Ng ve Pang (2000), volkanik yüksek plastisiteli siltli kil zeminden oluşan doğal haldeki numunelerin ve sıkıştırılarak hazırlanan numunelerin zemin-su karakteristik eğrisini basınç plakasıyla elde etmişlerdir. Eğri üzerindeki kuru birim hacim ağırlık, su içeriği ve zemin yapısı etkilerini incelemişlerdir. Farklı kuru birim hacim ağırlıkta (%4 artış oranı) hazırlanan numunelerin hava giriş değerleri arasında bir fark görülmemiştir. Tinjum ve arkadaşlarının (1997) yapmış olduğu çalışmada birbirinden daha uzak kuru birim hacim ağırlıklara (%15 artış oranı) sahip numunelerin hava giriş değerleri yaklaşık 3 katına çıkmıştır. Kuru birim hacim ağırlık büyüdükçe histeresis halkasının küçüldüğü görülmüştür. Farklı su muhtevasında ve aynı kuru birim hacim ağırlıkta hazırlanan numuneler incelendiğinde düşük su muhtevasında hazırlanan numunenin hava giriş değerinin daha düşük olduğu görülmüştür. Yüksek su muhtevasında sıkıştırılan numunenin ıslanma ve kuruma eğrileri arasındaki fark en büyük olmuştur. Su muhtevası artması histeresis halkalarını büyütmüştür. Doğal numune ile aynı su muhtevası ve kuru birim hacim ağırlıkta sıkıştırarak hazırlanan zeminlerin SWC eğrileri incelendiğinde, kuruma eğrileri birbirine yakın çıkmıştır fakat ıslanma eğrilerinin çok farklı olduğu görülmüştür. Doğal numunenin boşluk yapısının üniform olmaması, buna karşın sıkıştırılmış numunenin boşluklarının uniform ve küçük olması bu farkı ortaya çıkarmıştır.

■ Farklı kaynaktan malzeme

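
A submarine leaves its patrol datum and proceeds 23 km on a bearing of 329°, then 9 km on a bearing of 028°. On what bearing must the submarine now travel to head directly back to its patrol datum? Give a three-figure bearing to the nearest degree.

165°

Leg 1 (329°, 23 km): east 23 sin 329° = -11.85, north 23 cos 329° = 19.71
Leg 2 (028°, 9 km): east 9 sin 28° = 4.23, north 9 cos 28° = 7.95
Net displacement: -7.62 east, 27.66 north. Direction back to start is (7.62, -27.66): bearing = atan2(7.62, -27.66) mod 360° = 164.60° ≈ 165°.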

Marinho (2005), literatürden aldığı 18 plastik zemine (24<wL<95, 6<Ip<60) ait SWC eğrisini inceleyerek, zemin türü ve gerilme geçmişinin eğriye olan etkisini araştırmıştır. Bu kapsamda toplam 49 SWC eğrisi incelenmiştir. Plastisitenin artmasının SWC eğrisinin eğimini arttırdığı belirtilmiştir. Gerilme geçmişine veya numune hazırlanma biçimine bağlı olarak sertliğin artması belirli bir emme değerine daha düşük su muhtevasında ulaşılmasını sağlamaktadır. Likit limit ve normalize su muhtevası (su içeriği/emme kapasitesi) ilişkisini kullanarak SWC eğrisini çıkarmak için basit bir yöntem önermiştir.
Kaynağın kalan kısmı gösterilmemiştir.